With Caminero on first and two outs in the first inning, Brandon Lowe launched a soaring fly ball that seemed to be bound for the Rays’ bullpen down the right-field line. Instead, it hooked back into fair territory and landed on the warning track for a single.

“I’ve never seen a ball in that bullpen come back,” Lowe said. “We’ve seen it in the left-field bullpen come back, but I mean, I thought somebody in the bullpen was going to catch it, it was so far over there.”
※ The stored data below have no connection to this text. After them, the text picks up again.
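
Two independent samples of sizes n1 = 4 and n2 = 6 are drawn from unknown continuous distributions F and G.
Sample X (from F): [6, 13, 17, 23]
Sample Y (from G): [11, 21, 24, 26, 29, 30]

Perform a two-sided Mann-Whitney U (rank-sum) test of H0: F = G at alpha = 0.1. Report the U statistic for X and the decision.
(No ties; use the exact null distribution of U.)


Step 1: Combine and sort all 10 observations; assign midranks.
sorted (value, group): (6,X), (11,Y), (13,X), (17,X), (21,Y), (23,X), (24,Y), (26,Y), (29,Y), (30,Y)
ranks: 6->1, 11->2, 13->3, 17->4, 21->5, 23->6, 24->7, 26->8, 29->9, 30->10
Step 2: Rank sum for X: R1 = 1 + 3 + 4 + 6 = 14.
Step 3: U_X = R1 - n1(n1+1)/2 = 14 - 4*5/2 = 14 - 10 = 4.
       U_Y = n1*n2 - U_X = 24 - 4 = 20.
Step 4: No ties, so the exact null distribution of U (based on enumerating the C(10,4) = 210 equally likely rank assignments) gives the two-sided p-value.
Step 5: p-value = 0.114286; compare to alpha = 0.1. fail to reject H0.

U_X = 4, p = 0.114286, fail to reject H0 at alpha = 0.1.


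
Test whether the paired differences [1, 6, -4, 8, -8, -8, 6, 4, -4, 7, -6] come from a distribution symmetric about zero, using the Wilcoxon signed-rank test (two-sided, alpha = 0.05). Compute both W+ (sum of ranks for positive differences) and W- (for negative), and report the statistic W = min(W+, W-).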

The ball’s trajectory led Lowe and Caminero to believe it would land foul, so neither ran hard. But when it landed fair, rather than Caminero scoring and Lowe moving into scoring position, the Rays had runners on the corners before Christopher Morel flied out.

“There’s no excuse. It was my mistake. I admitted it,” Caminero said. “There were two outs. I should have run faster.”

Caminero said he apologized to Cash for the mental lapse. Lowe said they both should have been running harder.

“Nobody feels worse than them. I understand that it’s uncharacteristic for both of them,” Cash said. “They’re both extremely talented players. Mistakes happen.”

At this point, the Rays just can’t afford to make many more.